Implications and Conclusion

Women identified intervention and implementation factors that they deemed important to their positive experience in an IPV intervention. The broader Building Connections initiative was carefully designed based on relational and trauma-informed approaches; thus, consideration of these intervention and implementation factors were included as part of the deliberate planning and training that occurred throughout prior phases of this broader initiative (see Singh et al., 2020; Zuberi et al., 2018). Nonetheless, through questions assessing women’s experiences, women were able to identify many of these factors that they considered personally important. In prior work, we have outlined specific strategies and key considerations that went into the planning and execution of the broader initiative (Andrews et al., 2019), and the current study provides empirical evidence in support of these strategies. For example, given the importance of readiness, we urged researchers and interventionists to integrate formal and informal readiness considerations into intervention and evaluation with vulnerable populations (Andrews et al., 2019). In the current study, women themselves spoke to the importance of readiness and the impact that their own readiness had on their experience in Connections, supporting our contention that readiness is a critical component for intervention scale-up and implementation. As such, this study supports implementation science frameworks (e.g., Damschroder et al., 2009, 2022) and offers insight for clinicians, interventionists, and researchers, into critical factors that should be considered and addressed in intervention implementation (e.g., group content, group structure, group characteristics), from women’s own perspective. This study also has important implications for evaluation research broadly. In addition to assessing outcomes of IPV interventions (which is, of course, important; see Broll et al., 2012), results from this study support the importance of process evaluation and a focus on structural and implementation factors that are critical to a safe and successful intervention (Damschroder et al., 2009, 2022; Pinch, 2009).

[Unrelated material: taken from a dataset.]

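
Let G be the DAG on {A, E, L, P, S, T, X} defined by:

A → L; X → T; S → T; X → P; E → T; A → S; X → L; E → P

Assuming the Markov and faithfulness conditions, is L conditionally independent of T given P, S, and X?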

Results support our prior work evaluating the Building Connections initiative and the Connections intervention (Andrews et al., 2020, 2021a, Motz et al., 2009, Singh et al., 2020), and expand upon those studies to understand the impact of specific implementation factors on women’s experiences. Results highlighted the importance of allowing for flexibility and adaptation of interventions to maintain safety, while also upholding fidelity. Women described components of the intervention that helped support relationship-building (with participants and facilitators), which contributed to feeling safe and supported. Finally, results supported community-based projects as access points for engaging women in intervention and facilitating their access to other services within the community, suggesting that community-based projects may be uniquely suited to integrating and implementing IPV interventions that can support vulnerable families across Canada.